In più esso doveva conciliarsi con il capitalismo, che andava sì corretto ex post ma che era pure da considerarsi come il sistema più efficace per produrre ricchezza inventato dall’umanità nella sua lunga storia. Da questo punto di vista, il bolscevismo non era stato l’applicazione cattiva di un’idea buona, quella marxista, ma la messa in pratica di un’idea che, con i suoi caratteri dirigisti e totalitari, era malata sin dall’origine (Lenin e Hitler. I due volti del totalitarismo (2009), Cattivi maestri della sinistra. Gramsci, Togliatti, Lukacs, Sartre (2017). In questa visione rigorosamente anticollettivistica di Pellicani, giocava un ruolo anche la scoperta degli autori del’individualismo metodologico che fu propria di tutti quei pensatori che si ritrovarono allora, negli Ottanta e Novanta del secolo scorso, in Luiss, a cominciare da Dario Antiseri.
In quell’ideale cenacolo intellettuale, senza badare a logiche di potere, poteva allora succedere che si discutesse animatamente e polemicamente e poi ci si ritrovasse amici al ristorante. L’editore Rubbettino, che ha pubblicato la più parte dei libri di Pellicani, rappresentò la perfetta sintesi di questo clima intellettuale favorevole alla cultura.

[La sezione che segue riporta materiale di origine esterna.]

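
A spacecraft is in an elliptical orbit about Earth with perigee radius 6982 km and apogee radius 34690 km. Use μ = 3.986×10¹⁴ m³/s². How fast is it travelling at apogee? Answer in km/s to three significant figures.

v ≈ 1.96 km/s

Semi-major axis a = (r_p + r_a)/2 = 20836 km = 2.084×10⁷ m.
Vis-viva: v² = μ(2/r − 1/a) = 3.986×10¹⁴ × (5.765×10⁻⁸ − 4.799×10⁻⁸) = 3.850×10⁶ m²/s².
v = 1962 m/s = 1.962 km/s.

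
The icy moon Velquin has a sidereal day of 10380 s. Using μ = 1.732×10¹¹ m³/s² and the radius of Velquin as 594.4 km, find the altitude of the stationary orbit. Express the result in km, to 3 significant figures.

A synchronous orbit has period T, so by Kepler's third law a = (μT²/4π²)^(1/3).
μT²/4π² = 1.732×10¹¹ × (1.038×10⁴)² / 39.48 = 4.727×10¹⁷ m³.
a = 7.790×10⁵ m = 778.98 km.
Altitude h = a − R = 778.98 − 594.4 = 184.58 km.

h_sync ≈ 185 km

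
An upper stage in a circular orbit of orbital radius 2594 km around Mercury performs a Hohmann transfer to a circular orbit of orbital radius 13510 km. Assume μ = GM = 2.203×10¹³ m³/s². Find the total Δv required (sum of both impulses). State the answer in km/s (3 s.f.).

r₁ = 2594 km = 2.594×10⁶ m.
r₂ = 13510 km = 1.351×10⁷ m.
Transfer ellipse a_t = (r₁ + r₂)/2 = 8.052×10⁶ m.
At r₁: circular v_c1 = √(μ/r₁) = 2914 m/s; transfer-periherm v_p = √[μ(2/r₁ − 1/a_t)] = 3775 m/s.
Δv₁ = v_p − v_c1 = 860.6 m/s.
At r₂: circular v_c2 = √(μ/r₂) = 1277 m/s; transfer-apoherm v_a = √[μ(2/r₂ − 1/a_t)] = 724.8 m/s.
Δv₂ = v_c2 − v_a = 552.2 m/s.
Total Δv = Δv₁ + Δv₂ = 1413 m/s = 1.413 km/s.

Δv_total ≈ 1.41 km/s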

La fiducia nella scienza e nel metodo scientifico, il rifiuto del cristianesimo e un certo anticlericalismo di tipo ottocentesco (Dalla città sacra alla città secolare, 2011) l’illuminismo positivistico che sfociava addirittura in una certa adesione alla prospettiva transumanistica del suo allievo Riccardo Campa, erano altri elementi non irrilevanti della sua personalità scientifica.

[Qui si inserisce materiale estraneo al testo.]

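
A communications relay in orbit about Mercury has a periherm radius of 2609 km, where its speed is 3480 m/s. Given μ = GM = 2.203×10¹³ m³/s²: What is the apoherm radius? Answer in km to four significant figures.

r_p = 2.609×10⁶ m.
Specific energy ε = v²/2 − μ/r = -2.389×10⁶ J/kg, so a = −μ/(2ε) = 4.611×10⁶ m.
The apsides satisfy r_p + r_a = 2a, so the apoherm radius is 2a − r_p = 6.614×10⁶ m = 6613.8 km.

apoherm radius ≈ 6614 km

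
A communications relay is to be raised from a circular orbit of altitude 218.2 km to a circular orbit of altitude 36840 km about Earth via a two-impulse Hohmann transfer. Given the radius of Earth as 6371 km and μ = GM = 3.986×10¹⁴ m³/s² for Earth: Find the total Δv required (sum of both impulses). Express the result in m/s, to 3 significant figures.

Δv_total ≈ 3940 m/s

r₁ = 6371 + 218.2 = 6589.2 km = 6.5892×10⁶ m.
r₂ = 6371 + 36840 = 43211 km = 4.3211×10⁷ m.
Transfer ellipse a_t = (r₁ + r₂)/2 = 2.490×10⁷ m.
At r₁: circular v_c1 = √(μ/r₁) = 7778 m/s; transfer-perigee v_p = √[μ(2/r₁ − 1/a_t)] = 10250 m/s.
Δv₁ = v_p − v_c1 = 2468 m/s.
At r₂: circular v_c2 = √(μ/r₂) = 3037 m/s; transfer-apogee v_a = √[μ(2/r₂ − 1/a_t)] = 1562 m/s.
Δv₂ = v_c2 − v_a = 1475 m/s.
Total Δv = Δv₁ + Δv₂ = 3943 m/s.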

Non meraviglia che, da difensore dell’Occidente, egli abbia interpretato l’islamismo politico come una trasposizione in ambito islamico della mentalità gnostica che secondo lui era propria dei rivoluzionari occidentali (Jihad. Le radici, 2015). Ove per gnosticismo politico è da intendersi una visione del mondo manichea e faziosa che vuole dividere il “bene” dal “male” e “depurare” il mondo dai “cattivi” (La società dei giusti. Parabola dello gnosticismo rivoluzionario (1995). Nel suo ultimo libro, I difensori della libertà (2018), troviamo una sorta di pantheon dei suoi autori di rifermento: Benedetto Croce, Guglielmo Ferrero, José Ortega y Gasset, Simone Weil, Raymond Aron, Friedrich von Hayek, Norberto Bobbio, Giovanni Sartori. La morte lo coglie nel pieno di un progetto di una storia del progresso, che lui, con dati empirici, voleva dimostrare essere avvenuto nella storia dell’umanità. Del socialista Pellicani aveva forte la fede nel futuro e in una seppur laica idea di speranza.